The Original: Sally Hansen

While Sally Hansen’s life-changing strips come in solid colors like the electric pink It Girl and the bright blue Teal With It, the sparkly patterns and animal prints are the way to go here. And the process couldn’t be easier: You literally just stick them on, fold them over your natural length, and then use the handy wooden tool included with purchase to push off the excess and smooth out the nail bed. The results are so professional in appearance, I’ve actually had several women stop me on the street to ask me where I got them done!

The Newcomer: Nail Rock

The name “designer” nail wrap is 100 percent warranted here. Pocock counts Adele, Fergie, and Keri Hilson as clients and has collaborated with the likes of Meadham Kirchhoff and Mulberry on limited-edition nail patterns. Available in everything from python to dalmation print, there are some seriously covetable colors to choose from here that, as far as we’re concerned, were previously unavailable on the market. But there’s a drawback: The Nail Rock strips are a bit of a hassle to put on. After pressing them onto my nail, I struggled with the excess—which I ultimately had to trim with a nail clipper. Then, once the wrap was affixed to my nail, it took a lot of effort to smooth out the rough edges.
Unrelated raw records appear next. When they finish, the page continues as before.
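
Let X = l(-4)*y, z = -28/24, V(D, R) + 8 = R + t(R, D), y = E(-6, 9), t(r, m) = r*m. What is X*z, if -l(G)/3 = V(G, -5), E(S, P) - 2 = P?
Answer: 539/2 ≈ 269.50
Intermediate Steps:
t(r, m) = m*r
E(S, P) = 2 + P
y = 11 (y = 2 + 9 = 11)
V(D, R) = -8 + R + D*R (V(D, R) = -8 + (R + D*R) = -8 + R + D*R)
z = -7/6 (z = -28*1/24 = -7/6 ≈ -1.1667)
l(G) = 39 + 15*G (l(G) = -3*(-8 - 5 + G*(-5)) = -3*(-8 - 5 - 5*G) = -3*(-13 - 5*G) = 39 + 15*G)
X = -231 (X = (39 + 15*(-4))*11 = (39 - 60)*11 = -21*11 = -231)
X*z = -231*(-7/6) = 539/2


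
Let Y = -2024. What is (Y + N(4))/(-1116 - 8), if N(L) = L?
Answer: 505/281 ≈ 1.7972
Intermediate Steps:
(Y + N(4))/(-1116 - 8) = (-2024 + 4)/(-1116 - 8) = -2020/(-1124) = -2020*(-1/1124) = 505/281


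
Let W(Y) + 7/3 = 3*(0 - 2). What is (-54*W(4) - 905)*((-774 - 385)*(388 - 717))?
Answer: -173496505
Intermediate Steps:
W(Y) = -25/3 (W(Y) = -7/3 + 3*(0 - 2) = -7/3 + 3*(-2) = -7/3 - 6 = -25/3)
(-54*W(4) - 905)*((-774 - 385)*(388 - 717)) = (-54*(-25/3) - 905)*((-774 - 385)*(388 - 717)) = (450 - 905)*(-1159*(-329)) = -455*381311 = -173496505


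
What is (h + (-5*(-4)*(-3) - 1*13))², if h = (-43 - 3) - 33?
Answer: 23104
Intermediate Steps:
h = -79 (h = -46 - 33 = -79)
(h + (-5*(-4)*(-3) - 1*13))² = (-79 + (-5*(-4)*(-3) - 1*13))² = (-79 + (20*(-3) - 13))² = (-79 + (-60 - 13))² = (-79 - 73)² = (-152)² = 23104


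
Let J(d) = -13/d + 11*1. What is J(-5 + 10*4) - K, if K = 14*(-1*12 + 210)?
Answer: -96648/35 ≈ -2761.4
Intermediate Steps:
J(d) = 11 - 13/d (J(d) = -13/d + 11 = 11 - 13/d)
K = 2772 (K = 14*(-12 + 210) = 14*198 = 2772)
J(-5 + 10*4) - K = (11 - 13/(-5 + 10*4)) - 1*2772 = (11 - 13/(-5 + 40)) - 2772 = (11 - 13/35) - 2772 = 372/35 - 2772 = -96648/35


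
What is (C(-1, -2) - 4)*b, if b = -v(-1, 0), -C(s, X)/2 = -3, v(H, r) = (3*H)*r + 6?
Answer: -12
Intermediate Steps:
v(H, r) = 6 + 3*H*r (v(H, r) = 3*H*r + 6 = 6 + 3*H*r)
C(s, X) = 6 (C(s, X) = -2*(-3) = 6)
b = -6 (b = -(6 + 3*(-1)*0) = -(6 + 0) = -1*6 = -6)
(C(-1, -2) - 4)*b = (6 - 4)*(-6) = 2*(-6) = -12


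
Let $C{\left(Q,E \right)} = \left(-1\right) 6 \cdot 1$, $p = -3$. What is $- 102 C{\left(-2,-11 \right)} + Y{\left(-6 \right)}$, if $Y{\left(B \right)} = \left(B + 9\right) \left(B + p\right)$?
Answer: $585$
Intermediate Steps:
$Y{\left(B \right)} = \left(-3 + B\right) \left(9 + B\right)$ ($Y{\left(B \right)} = \left(B + 9\right) \left(B - 3\right) = \left(9 + B\right) \left(-3 + B\right) = \left(-3 + B\right) \left(9 + B\right)$)
$C{\left(Q,E \right)} = -6$ ($C{\left(Q,E \right)} = \left(-6\right) 1 = -6$)
$- 102 C{\left(-2,-11 \right)} + Y{\left(-6 \right)} = \left(-102\right) \left(-6\right) + \left(-27 + \left(-6\right)^{2} + 6 \left(-6\right)\right) = 612 - 27 = 585$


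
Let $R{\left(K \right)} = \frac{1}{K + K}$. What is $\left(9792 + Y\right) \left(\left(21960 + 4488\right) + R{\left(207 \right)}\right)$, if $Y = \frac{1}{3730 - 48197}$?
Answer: $\frac{4767628983055199}{18409338} \approx 2.5898 \cdot 10^{8}$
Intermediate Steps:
$Y = - \frac{1}{44467}$ ($Y = \frac{1}{-44467} = - \frac{1}{44467} \approx -2.2489 \cdot 10^{-5}$)
$R{\left(K \right)} = \frac{1}{2 K}$
$\left(9792 + Y\right) \left(\left(21960 + 4488\right) + R{\left(207 \right)}\right) = \left(9792 - \frac{1}{44467}\right) \left(\left(21960 + 4488\right) + \frac{1}{2 \cdot 207}\right) = \frac{435420863 \left(26448 + \frac{1}{2} \cdot \frac{1}{207}\right)}{44467} = \frac{435420863 \left(26448 + \frac{1}{414}\right)}{44467} = \frac{435420863}{44467} \cdot \frac{10949473}{414} = \frac{4767628983055199}{18409338}$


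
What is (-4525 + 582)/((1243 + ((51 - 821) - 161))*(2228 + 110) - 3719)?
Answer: -3943/725737 ≈ -0.0054331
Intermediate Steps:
(-4525 + 582)/((1243 + ((51 - 821) - 161))*(2228 + 110) - 3719) = -3943/((1243 + (-770 - 161))*2338 - 3719) = -3943/((1243 - 931)*2338 - 3719) = -3943/(312*2338 - 3719) = -3943/(729456 - 3719) = -3943/725737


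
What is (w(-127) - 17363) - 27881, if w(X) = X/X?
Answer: -45243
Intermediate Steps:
w(X) = 1
(w(-127) - 17363) - 27881 = (1 - 17363) - 27881 = -17362 - 27881 = -45243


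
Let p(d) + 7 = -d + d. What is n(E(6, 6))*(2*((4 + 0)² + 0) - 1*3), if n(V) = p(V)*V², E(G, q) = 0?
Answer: 0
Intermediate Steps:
p(d) = -7 (p(d) = -7 + (-d + d) = -7 + 0 = -7)
n(V) = -7*V²
n(E(6, 6))*(2*((4 + 0)² + 0) - 1*3) = (-7*0²)*(2*((4 + 0)² + 0) - 1*3) = (-7*0)*(2*(4² + 0) - 3) = 0*(2*(16 + 0) - 3) = 0*(2*16 - 3) = 0*(32 - 3) = 0*29 = 0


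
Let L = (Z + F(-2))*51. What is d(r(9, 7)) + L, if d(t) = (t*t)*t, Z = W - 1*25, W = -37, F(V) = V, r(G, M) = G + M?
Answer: 832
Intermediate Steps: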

The Bottom Line: Sally Hansen gets a few extra points for doing the ground breaking—and for creating a product that’s so easy to put on you don’t really even need to read the instructions. Nail Rock’s prints are superior, albeit slightly more difficult to secure. If you have the patience and want truly unique designs, go with the latter. But if speed and ease are your objectives, Sally Hansen still can’t be beat.